Is the inequality $\sqrt{(2^r + 1)(t + 1)} \leq \min(2^r, t)$ false in general?

Question

My question here is pretty basic:

Is the inequality $\sqrt{(2^r + 1)(t + 1)} \leq \min(2^r, t)$ false in general?

I tried asking WolframAlpha for its solutions, it says that no solutions exist.

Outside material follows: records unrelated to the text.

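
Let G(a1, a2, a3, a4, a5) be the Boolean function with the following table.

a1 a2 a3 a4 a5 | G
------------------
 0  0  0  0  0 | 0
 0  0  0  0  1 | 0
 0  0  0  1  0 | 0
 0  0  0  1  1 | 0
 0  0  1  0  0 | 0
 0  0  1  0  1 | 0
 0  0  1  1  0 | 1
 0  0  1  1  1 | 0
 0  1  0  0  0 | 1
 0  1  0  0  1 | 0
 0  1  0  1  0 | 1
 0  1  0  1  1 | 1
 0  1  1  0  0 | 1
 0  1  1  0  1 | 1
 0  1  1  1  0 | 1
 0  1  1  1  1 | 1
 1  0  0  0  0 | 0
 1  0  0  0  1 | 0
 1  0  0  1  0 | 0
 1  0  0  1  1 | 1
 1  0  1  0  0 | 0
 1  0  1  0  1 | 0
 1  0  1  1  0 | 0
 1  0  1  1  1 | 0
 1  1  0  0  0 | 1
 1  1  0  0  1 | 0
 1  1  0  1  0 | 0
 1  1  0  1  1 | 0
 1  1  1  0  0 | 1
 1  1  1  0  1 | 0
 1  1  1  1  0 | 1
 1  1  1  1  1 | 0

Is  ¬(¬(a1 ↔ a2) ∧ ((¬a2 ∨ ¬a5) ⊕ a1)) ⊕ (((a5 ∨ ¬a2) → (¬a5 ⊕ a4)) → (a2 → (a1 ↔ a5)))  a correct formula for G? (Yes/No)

Test each input against both G and the formula:
  a1=0, a2=0, a3=0, a4=0, a5=0: formula gives 0, G = 0 ✓
  a1=0, a2=0, a3=0, a4=0, a5=1: formula gives 0, G = 0 ✓
  a1=0, a2=0, a3=0, a4=1, a5=0: formula gives 0, G = 0 ✓
  a1=0, a2=0, a3=0, a4=1, a5=1: formula gives 0, G = 0 ✓
  …
  a1=0, a2=0, a3=1, a4=1, a5=0: formula gives 0, but G = 1 ✗
Row (0,0,1,1,0) is a counterexample, so the formula is not equivalent to G.

No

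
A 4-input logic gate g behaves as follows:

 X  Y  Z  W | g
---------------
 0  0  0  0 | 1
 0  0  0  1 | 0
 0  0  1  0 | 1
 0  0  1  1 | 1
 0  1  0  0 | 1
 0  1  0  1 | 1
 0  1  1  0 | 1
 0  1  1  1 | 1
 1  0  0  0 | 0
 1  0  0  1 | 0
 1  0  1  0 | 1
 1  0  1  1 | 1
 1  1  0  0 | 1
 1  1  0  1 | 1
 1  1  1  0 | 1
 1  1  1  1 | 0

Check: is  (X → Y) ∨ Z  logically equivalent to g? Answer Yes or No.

Check the formula against g row by row:
  X=0, Y=0, Z=0, W=0: formula gives 1, g = 1 ✓
  X=0, Y=0, Z=0, W=1: formula gives 1, but g = 0 ✗
Since they disagree at (0,0,0,1), the expression is not a correct formula for g.

No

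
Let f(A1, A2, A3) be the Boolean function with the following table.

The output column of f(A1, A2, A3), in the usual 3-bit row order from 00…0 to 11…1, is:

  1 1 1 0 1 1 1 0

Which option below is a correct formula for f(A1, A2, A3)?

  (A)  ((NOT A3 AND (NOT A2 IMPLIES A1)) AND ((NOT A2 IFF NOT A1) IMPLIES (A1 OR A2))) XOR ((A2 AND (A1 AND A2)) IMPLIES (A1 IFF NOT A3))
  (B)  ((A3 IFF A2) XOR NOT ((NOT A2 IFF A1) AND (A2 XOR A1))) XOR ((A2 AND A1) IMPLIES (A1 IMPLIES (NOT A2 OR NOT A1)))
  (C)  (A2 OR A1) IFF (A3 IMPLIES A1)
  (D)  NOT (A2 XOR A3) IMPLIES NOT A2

D

(A) fails at (0,1,0): the formula yields 0, f is 1.
(B) fails at (0,0,1): the formula yields 0, f is 1.
(C) fails at (0,0,0): the formula yields 0, f is 1.
That leaves (D). Evaluating it on every row reproduces the table of f exactly.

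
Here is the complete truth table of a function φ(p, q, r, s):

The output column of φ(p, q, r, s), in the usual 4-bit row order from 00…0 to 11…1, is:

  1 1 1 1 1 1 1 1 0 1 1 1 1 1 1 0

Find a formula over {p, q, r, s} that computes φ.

The 0-rows are (1,0,0,0), (1,1,1,1). Take each as a conjunction (p·¬q·¬r·¬s, p·q·r·s), form their disjunction, and complement — that gives a formula that is 1 everywhere φ is.

φ(p, q, r, s) = NOT ((((p AND NOT q) AND NOT r) AND NOT s) OR (((p AND q) AND r) AND s))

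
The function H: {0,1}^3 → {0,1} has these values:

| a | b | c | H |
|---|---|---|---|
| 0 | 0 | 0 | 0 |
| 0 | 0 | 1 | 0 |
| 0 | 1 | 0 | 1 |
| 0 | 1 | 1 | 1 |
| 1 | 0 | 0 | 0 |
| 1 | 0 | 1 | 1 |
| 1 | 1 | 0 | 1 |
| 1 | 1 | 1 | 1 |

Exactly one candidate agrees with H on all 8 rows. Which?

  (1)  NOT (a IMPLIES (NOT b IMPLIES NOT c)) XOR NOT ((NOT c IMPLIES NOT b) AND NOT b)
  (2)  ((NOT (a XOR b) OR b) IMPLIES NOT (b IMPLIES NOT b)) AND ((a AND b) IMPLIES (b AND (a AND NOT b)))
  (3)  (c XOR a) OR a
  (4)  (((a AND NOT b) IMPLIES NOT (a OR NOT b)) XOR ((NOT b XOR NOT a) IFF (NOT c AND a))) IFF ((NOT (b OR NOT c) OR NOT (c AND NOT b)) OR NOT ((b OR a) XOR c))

(2) fails at (1,0,0): the formula yields 1, H is 0.
(3) fails at (0,0,1): the formula yields 1, H is 0.
(4) fails at (1,0,0): the formula yields 1, H is 0.
That leaves (1). Evaluating it on every row reproduces the table of H exactly.

1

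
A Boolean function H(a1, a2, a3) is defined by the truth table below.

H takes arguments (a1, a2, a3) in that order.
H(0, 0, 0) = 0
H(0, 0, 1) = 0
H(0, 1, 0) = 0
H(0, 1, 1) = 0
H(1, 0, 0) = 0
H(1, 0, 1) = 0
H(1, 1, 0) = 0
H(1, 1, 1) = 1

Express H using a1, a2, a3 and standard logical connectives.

H(a1, a2, a3) = (a1 AND a2) AND a3

The output is 1 only when every input is 1 — the AND of all inputs.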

I also tried asking WolframAlpha for the solutions to the closely related inequality $$\sqrt{(2^r + 1)(t + 1)} \leq \max(2^r, t),$$ it gave the following solutions: $$t \geq \frac{\sqrt{2^{2r} + 3 \times {2^{r+1}} + 5} + 2^r + 1}{2}$$ and $$-1 \leq t \leq \frac{-2^r + 2^{2r} - 1}{2^r + 1}.$$

Note that the first solution is for $t > 2^r$ (and therefore, $\max(2^r, t) = t$), and that the second solution is for $t < 2^r$ (and therefore, $\max(2^r, t) = 2^r$).

Finally, here is the inequality plot for $$\sqrt{(2^r + 1)(t + 1)} \leq \max(2^r, t):$$

Answer 1

$$\sqrt{(2^r+1)(t+1)} \le \min(2^r, t)$$

The LHS is nonnegative, hence $t$ is nonnegative.

\begin{align} \sqrt{(2^r+1)(t+1)} &\ge \sqrt{(\min(2^r, t)+1)(\min(2^r,t)+1) } \\&= \sqrt{(\min(2^r, t)+1)^2} \\&= \min(2^r,t)+1 \\&>\min(2^r, t) \ \end{align}